Tuesday, June 2, 2009 02:15 PM

Just have to make this point...

What lots of people seem to be missing is that late-term abortions are almost always performed on *wanted* pregnancies in which something has gone horribly wrong with either the prospective mother or baby. These are extreme circumstances in which the mother's health is in immediate danger and there's no way to save the baby, or else the baby has a catastrophic birth defect and would either be stillborn, die shortly after birth, or have no quality of life. I won't say "never" because there probably are a few exceptions, but women are not having late abortions for frivolous reasons like "oops - should have used a condom!". This is an extremely important point that many in the anti-abortion camp are missing. To suggest that women are waiting until they're 6, 7, or 8 months pregnant and then deciding "nope, changed my mind" is misinformed at best and an outright lie at worst.

I don't remember the exact figure, but less than 2% of all abortions in the US are performed after 16 weeks of pregnancy.
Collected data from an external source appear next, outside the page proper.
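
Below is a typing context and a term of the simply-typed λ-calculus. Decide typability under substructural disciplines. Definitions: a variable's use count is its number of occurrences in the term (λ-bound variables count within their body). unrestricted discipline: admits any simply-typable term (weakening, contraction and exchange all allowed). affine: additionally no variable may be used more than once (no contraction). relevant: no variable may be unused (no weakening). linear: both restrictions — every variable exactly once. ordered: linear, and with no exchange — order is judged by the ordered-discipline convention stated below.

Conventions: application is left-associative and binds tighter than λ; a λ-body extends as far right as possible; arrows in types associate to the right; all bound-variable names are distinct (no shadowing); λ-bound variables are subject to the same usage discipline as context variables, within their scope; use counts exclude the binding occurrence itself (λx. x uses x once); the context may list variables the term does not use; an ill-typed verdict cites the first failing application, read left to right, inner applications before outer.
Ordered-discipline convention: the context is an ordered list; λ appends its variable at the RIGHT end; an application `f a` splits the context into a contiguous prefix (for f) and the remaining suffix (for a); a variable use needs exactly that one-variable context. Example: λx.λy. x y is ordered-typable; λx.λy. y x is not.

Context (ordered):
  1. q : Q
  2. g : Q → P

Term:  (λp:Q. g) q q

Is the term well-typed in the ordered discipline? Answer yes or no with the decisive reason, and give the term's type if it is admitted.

no — uses contraction: q ×2; p left unused
use counts: q ×2, g ×1, p [bound] ×0
use order (left to right): g, q, q
typing: ✓ — P
all disciplines: ordered ✗ · linear ✗ · affine ✗ · relevant ✗ · unrestricted ✓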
Only a tiny percent of those are performed after 20 weeks. Almost all of these are medically necessary, and the situation is heartbreaking for the women involved.

When I was 18 weeks pregnant with my daughter, routine blood tests and the mid-pregnancy ultrasound showed a high risk of a chromosomal disorder (e.g Down Syndrome, Trisomy 18, Trisomy 13, etc.) I waited 3 agonizing weeks to see a maternal-fetal specialist, and I had to wait another week after that to get the results of my amniocentesis. During that time, my husband and I were faced with the horrible decision of what we were going to do if something was wrong. Some genetic defects, like Down Syndrome, are not catastrophic. Some one with DS can go on to live a happy fulfilling life. Other chromosomal defects are incompatible with life. We ultimately decided that if the baby had a catastrophic chromosomal defect, we would terminate the pregnancy. It would be unnecessarily risky for me to continue a pregnancy in which there was a zero probability of a good outcome. And we grieved and grieved and grieved. I wouldn't wish that scenario on my worst enemy. We wanted this baby SO much. Fortunately, the amniocentesis showed that everything was fine. Our daughter is now a beautiful, perfectly healthy five-month old.
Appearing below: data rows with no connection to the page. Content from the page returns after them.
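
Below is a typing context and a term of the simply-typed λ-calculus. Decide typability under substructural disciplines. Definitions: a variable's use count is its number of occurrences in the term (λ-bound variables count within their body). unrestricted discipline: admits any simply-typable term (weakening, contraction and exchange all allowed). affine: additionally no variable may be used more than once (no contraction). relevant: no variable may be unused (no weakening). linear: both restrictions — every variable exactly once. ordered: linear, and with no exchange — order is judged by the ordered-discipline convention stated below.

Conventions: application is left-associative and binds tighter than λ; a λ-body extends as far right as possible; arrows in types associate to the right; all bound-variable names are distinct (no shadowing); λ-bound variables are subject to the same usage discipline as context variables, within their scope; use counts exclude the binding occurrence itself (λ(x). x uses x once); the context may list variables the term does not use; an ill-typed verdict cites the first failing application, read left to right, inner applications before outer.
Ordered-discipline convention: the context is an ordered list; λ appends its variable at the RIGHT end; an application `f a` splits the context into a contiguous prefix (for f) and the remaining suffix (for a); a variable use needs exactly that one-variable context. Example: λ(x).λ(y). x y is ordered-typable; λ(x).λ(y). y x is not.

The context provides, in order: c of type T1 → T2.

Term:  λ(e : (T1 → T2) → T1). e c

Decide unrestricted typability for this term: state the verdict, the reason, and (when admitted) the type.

yes — typability at ((T1 → T2) → T1) → T1 is all that's needed; term : ((T1 → T2) → T1) → T1
use counts: c: 1, e (bound): 1
left-to-right use order: e, c
typing: the term checks, with type ((T1 → T2) → T1) → T1
per-discipline verdicts: ordered ✗, linear ✓, affine ✓, relevant ✓, unrestricted ✓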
Other families are faced with this excruciating decision every day. And, some women develop life-threatening complications during pregnancy that can only be relieved by ending the pregnancy. In these cases, doctors try to save the baby whenever possible. But if it's not possible - if the baby cannot live outside the womb - they can and *should* save the woman. Anyone who suggests that late abortions consist of healthy women killing healthy infants that could survive outside the womb is grossly misinformed or blatantly lying.